Not only does he find himself precisely where he has always dreamed of being, he finds himself in the company of his idols Ernest Hemingway, F. Scott Fitzgerald, Salvidore Dali, Cole Porter, Luis Bunuel, and Gertrude Stein (among many others). Allen does not paint this portrait as a piece of profound historical documentation, so much as a surrealist vision of a dream come true. This is what makes the film work. It keeps its utmost distance from reality or density. By retaining the superficiality and satirical tone of these past sequences, the film maintains the value of the present day and retains the tone necessary to make this film precisely what it is: a fable.
As with any fable, the film holds a simple moral, this one about appreciating one’s own time and place. It is true that the film (and much of Allen’s work) hits the nail rather bluntly on the head, something that normally finds me in complaint. But here, no other method of conveying would be effective. The film is light, but this is far from problematic; it is necessary. The effectiveness of the screenplay is that rather than accurately depict the historical figures, it allows them to act as embodiments of their work instead. Hemingway in particular, speaks as if he himself were one of his novels. Corey Stoll delivers the lines with such dry demeanor that I fully adorn all of the praise his performance has received.

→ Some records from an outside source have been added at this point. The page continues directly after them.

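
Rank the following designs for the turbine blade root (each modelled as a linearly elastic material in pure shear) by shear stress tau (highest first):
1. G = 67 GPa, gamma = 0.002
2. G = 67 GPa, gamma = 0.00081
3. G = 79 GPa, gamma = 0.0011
Model: a linearly elastic material in pure shear, so tau = G·gamma (SI units).
  Case 1: tau = (6.7 × 10¹⁰) × 0.002 = 1.34 × 10⁸ Pa = 134 MPa
  Case 2: tau = (6.7 × 10¹⁰) × 0.00081 = 5.427 × 10⁷ Pa = 54.27 MPa
  Case 3: tau = (7.9 × 10¹⁰) × 0.0011 = 8.69 × 10⁷ Pa = 86.9 MPa
Ordering: 134 MPa (case 1) > 86.9 MPa (case 3) > 54.27 MPa (case 2)
Final answer: 1, 3, 2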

The film is not a historical drama, it is a loving ode to the moveable feast itself and the many figures that labelled it such. With Gil, Owen Wilson delivers his best performance to date, and Allen finds his best replacement. He perfectly imbues Gil with appropriately awkward neuroticism. As Gil emerges from his fantasy, he returns to his fiance, who questions his mental health. Inez is materialistic and shallow, and clearly not right for Gil. As a result of his voyage, he becomes less and less interested in the reality of his life, and more and more enchanted with his fantasy.
He returns each night and offers up his novel to be proofread by Gertrude Stein (Kathy Bates). But not just his literary side is fulfilled here. A mistress of Picasso (among many other artists), Adriana (Marion Cotillard), becomes the apple of his eye. They are right for each other, unlike Inez. Perhaps too right for each other…
As Gil becomes further and further torn between the two times he occupies, he eventually surfaces upon the afforementioned moral of this story, but not without gaining insight to both his own novel and his own life. Is much of this one-dimensional? Yes. But the film presents a loving array of quirky and both likeable and unlikeable characters (Michael Sheen’s know-it-all snob is among my favorites). And it does so with such elegant charm and concise dialogue.
From the moment that the film first spills forth its wonderfully kept secret, one may be able to predict the remainder of the film. But the very idea it presents, regardless of how obvious, is one of simple profundity. Such a compilation of real-life figures has never been presented. And no one other than the great Woody Allen could have summoned them with such admiration and utilized them as a backdrop for his signature storytelling traits. The result is in my humble opinion, the best film that Woody Allen has made since 1989’s Crimes and Misdemeanors and one of the better works (with tough competition) of 2011.
This heavily lacking DVD affords the customer, one feature only: a rather hollow five minute clip of the Midnight in Paris press release at Cannes. Owen Wilson, Rachel McAdams, Adrian Brody and Woody Allen all speak in it. But no questions are asked. And what they have to say is nothing more than the obvious: Allen does long takes, he doesn’t direct much, the actors are given freedom, it was a good experience, Paris is beautiful. Yep. Cool. Thanks.
Note: No top five this week, not much worth mentioning.